Slashdot was the same. It took some tinkering, but eventually, I was able to backup a very lengthy Slashdot journal. Again, in its entirety. I got every post, the date, etc. It was not simple, but it worked well. And I not only got them backed up, I merged them into a single database serving up… Small Axe 0.6 (which was a whole adventure of its own, taking current blog.adamscheinberg.com code and “neutralizing” it). Suffice it to say, when I saw all entries working and served in Small Axe, I had a huge smile. Turns out that the person I was doing this for decided against Small Axe (only because it doesn’t yet offer all the bells and whistles WordPress does, even if it is a beast). But it was irrelevant – the hard part was getting the data properly, and that’s done. Migrating to *any* blog database is possible if you have the time, inclination, and skill to write a SQL export/import script.
Here’s how it works:
* Cycle through each page of the blogsome blog. On each page, we get the entries, the URL, the postid, and other relevant info. We set a flag on each item to 0.
* As we retreive the items, we correct the path to images, spacing, smilies, etc.
* Then we cycle through each page individually. We have all the URLs already, so we go through each one and parse comments. It’s important to know that comment owner comments are marked up differently. As we get the comments, we upodate the flag and let the script run on its own. Our 900+ items took about an hour by meta-refreshing the fully rendered page every 3 seconds.
* As we go through the comments, we strip tags we don’t want, we fix emoticons, we fix internal links, spacing, etc. We must expose emails temporarily if we want them to transfer over.
* Finally, we import them all into a central database with an agreed schema.
If you have a Blogsome blog and/or a Slashdot journal you need backed up, I can help you do it. It’s not a simple process, but it is very accurate and preserves whatever data is exposed via HTML. So for the right barter, I would be very motivated to help. If I can simplify the process, I may create an open script to do this. But for now, I’ve got the code.

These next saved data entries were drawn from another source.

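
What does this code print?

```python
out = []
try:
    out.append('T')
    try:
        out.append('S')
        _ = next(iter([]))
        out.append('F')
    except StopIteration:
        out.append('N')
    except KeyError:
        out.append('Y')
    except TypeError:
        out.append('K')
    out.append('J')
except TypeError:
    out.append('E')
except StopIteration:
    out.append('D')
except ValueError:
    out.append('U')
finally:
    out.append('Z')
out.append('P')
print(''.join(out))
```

Execution trace: 'T' (try body) → 'S' (inner try body) → 'N' (inner except StopIteration) → 'J' (try body, no exception) → 'Z' (finally) → 'P' (after the try/except). Output: TSNJZP

Answer: TSNJZP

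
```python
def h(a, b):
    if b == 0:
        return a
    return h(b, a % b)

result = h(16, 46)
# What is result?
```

h(16, 46) -> h(46, 16) -> h(16, 14) -> h(14, 2) -> h(2, 0) -> 2

Answer: 2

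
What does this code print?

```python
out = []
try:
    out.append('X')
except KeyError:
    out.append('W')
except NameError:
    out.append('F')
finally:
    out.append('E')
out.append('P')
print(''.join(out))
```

Execution trace: 'X' (try body, no exception) → 'E' (finally) → 'P' (after the try/except). Output: XEP

Answer: XEP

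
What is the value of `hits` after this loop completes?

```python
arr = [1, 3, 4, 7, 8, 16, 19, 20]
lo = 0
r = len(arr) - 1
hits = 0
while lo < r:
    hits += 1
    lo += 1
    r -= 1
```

Iterations until pointers meet (list length 8)
`hits` takes the values: 0 → 1 → 2 → 3 → 4

Answer: 4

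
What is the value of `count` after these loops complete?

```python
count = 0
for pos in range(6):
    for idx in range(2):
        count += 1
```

6 * 2 = 12
`count` takes the values: 0 → 1 → 2 → 3 → 4 → 5 → 6 → 7 → 8 → 9 → 10 → 11 → 12

Answer: 12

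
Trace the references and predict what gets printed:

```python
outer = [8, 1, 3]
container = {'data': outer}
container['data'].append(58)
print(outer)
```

Key concept: dict holds reference to list.
Step by step:
`outer = [8, 1, 3]` → outer = [8, 1, 3]
`container = {'data': outer}` → container = {'data': [8, 1, 3]}
`container['data'].append(58)` → outer = [8, 1, 3, 58]; container = {'data': [8, 1, 3, 58]}
`print(outer)` → prints [8, 1, 3, 58]

Answer: [8, 1, 3, 58]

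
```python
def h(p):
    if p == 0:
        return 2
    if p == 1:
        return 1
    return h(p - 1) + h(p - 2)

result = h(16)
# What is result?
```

Build up from base cases: h(0)=2, h(1)=1, h(2)=3, h(3)=4, h(4)=7, h(5)=11, h(6)=18, ..., h(16)=2207

Answer: 2207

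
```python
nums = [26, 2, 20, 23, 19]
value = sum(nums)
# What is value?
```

Trace:
`nums = [26, 2, 20, 23, 19]` → nums = [26, 2, 20, 23, 19]
`value = sum(nums)` → value = 90
So value = 90

Answer: 90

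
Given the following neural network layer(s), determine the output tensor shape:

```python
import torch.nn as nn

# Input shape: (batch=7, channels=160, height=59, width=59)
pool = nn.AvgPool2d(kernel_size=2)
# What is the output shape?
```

Input: (7, 160, 59, 59) -> Output: (7, 160, 29, 29)

Answer: (7, 160, 29, 29)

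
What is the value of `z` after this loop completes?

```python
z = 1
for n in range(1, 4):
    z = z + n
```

Start at 1, add 1 through 3
`z` takes the values: 1 → 2 → 4 → 7

Answer: 7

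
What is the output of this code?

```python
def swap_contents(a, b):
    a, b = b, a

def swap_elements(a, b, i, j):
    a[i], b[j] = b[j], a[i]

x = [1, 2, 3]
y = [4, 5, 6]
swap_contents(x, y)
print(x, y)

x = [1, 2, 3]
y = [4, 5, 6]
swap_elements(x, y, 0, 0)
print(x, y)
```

Key concept: parameter rebinding vs mutation.
Step by step:
`x = [1, 2, 3]` → x = [1, 2, 3]
`y = [4, 5, 6]` → y = [4, 5, 6]
`swap_contents(x, y)` → no visible change to tracked variables
`print(x, y)` → prints [1, 2, 3] [4, 5, 6]
`x = [1, 2, 3]` → x = [1, 2, 3]
`y = [4, 5, 6]` → y = [4, 5, 6]
`swap_elements(x, y, 0, 0)` → x = [4, 2, 3]; y = [1, 5, 6]
`print(x, y)` → prints [4, 2, 3] [1, 5, 6]

Answer:
[1, 2, 3] [4, 5, 6]
[4, 2, 3] [1, 5, 6]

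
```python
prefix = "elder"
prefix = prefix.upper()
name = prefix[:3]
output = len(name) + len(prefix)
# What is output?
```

Trace:
`prefix = "elder"` → prefix = 'elder'
`prefix = prefix.upper()` → prefix = 'ELDER'
`name = prefix[:3]` → name = 'ELD'
`output = len(name) + len(prefix)` → output = 8
So output = 8

Answer: 8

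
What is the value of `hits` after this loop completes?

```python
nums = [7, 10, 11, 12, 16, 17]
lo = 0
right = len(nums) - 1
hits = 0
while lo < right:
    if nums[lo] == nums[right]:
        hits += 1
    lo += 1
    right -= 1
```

Count matching pairs from ends
`hits` takes the values: 0

Answer: 0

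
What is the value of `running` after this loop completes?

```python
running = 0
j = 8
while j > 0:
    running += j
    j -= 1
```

Sum 8 down to 1
`running` takes the values: 0 → 8 → 15 → 21 → 26 → 30 → 33 → 35 → 36

Answer: 36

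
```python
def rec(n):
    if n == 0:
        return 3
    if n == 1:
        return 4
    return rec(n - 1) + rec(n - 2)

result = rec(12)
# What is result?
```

Build up from base cases: rec(0)=3, rec(1)=4, rec(2)=7, rec(3)=11, rec(4)=18, rec(5)=29, rec(6)=47, ..., rec(12)=843

Answer: 843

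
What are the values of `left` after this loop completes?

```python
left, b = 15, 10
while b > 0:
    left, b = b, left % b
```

GCD of 15 and 10
`left` takes the values: 15 → 10 → 5

Answer: 5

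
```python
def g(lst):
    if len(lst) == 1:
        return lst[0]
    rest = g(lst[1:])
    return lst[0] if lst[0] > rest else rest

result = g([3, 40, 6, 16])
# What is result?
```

Recursive max over [3, 40, 6, 16] = 40

Answer: 40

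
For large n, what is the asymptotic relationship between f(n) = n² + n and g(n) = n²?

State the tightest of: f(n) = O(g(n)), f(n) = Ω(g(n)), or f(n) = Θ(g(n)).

n² + n vs n²: f(n) = Θ(g(n)) — they are asymptotically equivalent (lower-order n term is dominated).

Answer: f(n) = Θ(g(n)) — they are asymptotically equivalent (lower-order n term is dominated).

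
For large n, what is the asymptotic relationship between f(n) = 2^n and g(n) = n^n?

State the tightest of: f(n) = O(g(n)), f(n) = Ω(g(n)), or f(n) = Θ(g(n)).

2^n vs n^n: f(n) = O(g(n)) but not Ω(g(n)) — n^n grows strictly faster than 2^n.

Answer: f(n) = O(g(n)) but not Ω(g(n)) — n^n grows strictly faster than 2^n.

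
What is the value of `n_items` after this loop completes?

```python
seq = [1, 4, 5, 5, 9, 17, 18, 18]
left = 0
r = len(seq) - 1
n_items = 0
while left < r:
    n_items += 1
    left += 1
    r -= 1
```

Iterations until pointers meet (list length 8)
`n_items` takes the values: 0 → 1 → 2 → 3 → 4

Answer: 4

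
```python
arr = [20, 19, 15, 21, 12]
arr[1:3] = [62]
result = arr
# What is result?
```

Trace:
`arr = [20, 19, 15, 21, 12]` → arr = [20, 19, 15, 21, 12]
`arr[1:3] = [62]` → arr = [20, 62, 21, 12]
`result = arr` → result = [20, 62, 21, 12]
So result = [20, 62, 21, 12]

Answer: [20, 62, 21, 12]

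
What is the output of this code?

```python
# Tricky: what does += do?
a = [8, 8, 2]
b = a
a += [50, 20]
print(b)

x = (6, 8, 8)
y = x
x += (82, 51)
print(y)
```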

On a related note, I’ll probably release an updated version of Small Axe sometime in the not too distant future, because the amount of changing I’ve done and all the features I’ve just implemented are killer. Small Axe is FAR from WordPress caliber tested, but it’s SUPER simple and can do all the basics of a normal blog, including templating, smart per-domain caching, blocking by ip, username, email, or keyword, gravatar support, tons of configuration options, RSS and Atom support, threaded commenting, post locking, post expiring, browser identification, slug-based permalinking, and much more.
Sounds interesting. Any chance we’ll see this code as a library in the near future?
Sounds interesting. Any chance we’ll see this code as a library in the near future?
Maybe, but not in the very near future. For one, it’s not fully automated. Also, the process has to be tweaked depending on the “theme.” And lastly, it’s going to take some practice to get it right… and practice means I need some blogs to practice on. So, maybe one day, but for now, it’s still fairly manual parsing.